The University of the West Indies Open Campus in collaboration with “the Friends of Oscar Allen” will host an inaugural “Oscar Allen Memorial Emancipation Lecture” next Tuesday, Aug. 21.
The event will be held at Frenches House in Kingstown at 7 p.m.
Reverend Patrick Perrin, a Methodist Minister serving the United Methodist Church in the United States, will deliver the lecture on the theme “Oscar Allen: The Man, His Work and His Influence”.
Perrin is a native of Jamaica and is an elder in the New York Conference of the United Methodist Church and the Pastor of the St. John’s UMC of Elmont, in Valley Stream, New York.
He is a graduate of University of the West Indies and the United Theological College of the West Indies.
He was Methodist Chaplain to the UWI – St. Augustine Campus, and Chaplain Tutor at the Excelsior Education Centre in Kingston, Jamaica. He has pastored churches in Trinidad, Jamaica, and since the 80’s in Brooklyn, New York.
The lecture honours the legacy of Oscar Allen for his contribution to the socio-political and religious life in St. Vincent and the Grenadines and the region.
It forms part of the Open Campus’ quest to rebrand its lectures in recognition of the outstanding contribution made by Vincentians at home and abroad.
The “Friends of Oscar Allen” and the Open Campus are inviting the public to the lecture.
Allen, 75, one of St. Vincent and the Grenadines’ most humble but persistent advocates for social justice, died July 28, 2017.

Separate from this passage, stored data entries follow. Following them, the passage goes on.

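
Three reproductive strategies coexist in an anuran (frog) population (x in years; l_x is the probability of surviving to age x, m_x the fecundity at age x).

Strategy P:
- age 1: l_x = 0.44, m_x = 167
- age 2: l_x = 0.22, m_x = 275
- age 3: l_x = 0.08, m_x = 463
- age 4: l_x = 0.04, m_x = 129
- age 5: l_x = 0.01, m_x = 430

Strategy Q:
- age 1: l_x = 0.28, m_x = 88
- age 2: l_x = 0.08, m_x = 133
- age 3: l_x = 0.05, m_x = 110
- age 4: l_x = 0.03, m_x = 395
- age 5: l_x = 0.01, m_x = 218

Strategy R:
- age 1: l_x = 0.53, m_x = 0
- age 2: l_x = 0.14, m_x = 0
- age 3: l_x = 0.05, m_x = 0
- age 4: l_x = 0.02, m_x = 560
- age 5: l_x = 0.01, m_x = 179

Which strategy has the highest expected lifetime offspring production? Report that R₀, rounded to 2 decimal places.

180.48

Strategy P: R₀ = 0.44×167 + 0.22×275 + 0.08×463 + 0.04×129 + 0.01×430 = 180.4800
Strategy Q: R₀ = 0.28×88 + 0.08×133 + 0.05×110 + 0.03×395 + 0.01×218 = 54.8100
Strategy R: R₀ = 0.53×0 + 0.14×0 + 0.05×0 + 0.02×560 + 0.01×179 = 12.9900
Highest R₀: strategy P with 180.4800.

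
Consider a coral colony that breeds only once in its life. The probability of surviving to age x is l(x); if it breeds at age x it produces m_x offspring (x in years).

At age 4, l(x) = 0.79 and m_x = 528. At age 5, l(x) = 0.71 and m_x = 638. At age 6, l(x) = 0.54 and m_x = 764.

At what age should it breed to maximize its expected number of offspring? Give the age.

5

Expected offspring if breeding at age x = l(x) × m_x:
  age 4: 0.79 × 528 = 417.120
  age 5: 0.71 × 638 = 452.980
  age 6: 0.54 × 764 = 412.560
Maximum at age 5 (452.980).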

I must certainly attend this lecture and it should be noted by all patriotic vincentains at home and abroad to be curious, as to when are we going to name some more Vincentians who have made noteworthy contributions whether past or present; as national heroes, its time enough for parliament to select some more national heroes in SVG. One should take Jamaica as a case in point, maybe half of its national heroes have lived in the last century, also to note Antigua has recently name sir Vivian Richards as a national hero and he is still living. All respect to and not taking anything away from Joseph Chatoyer, but he was alive over 200 years ago and since that time, hasn’t any other Vincentian done anything of nobility to be deserving of such an Honour to be called a national hero?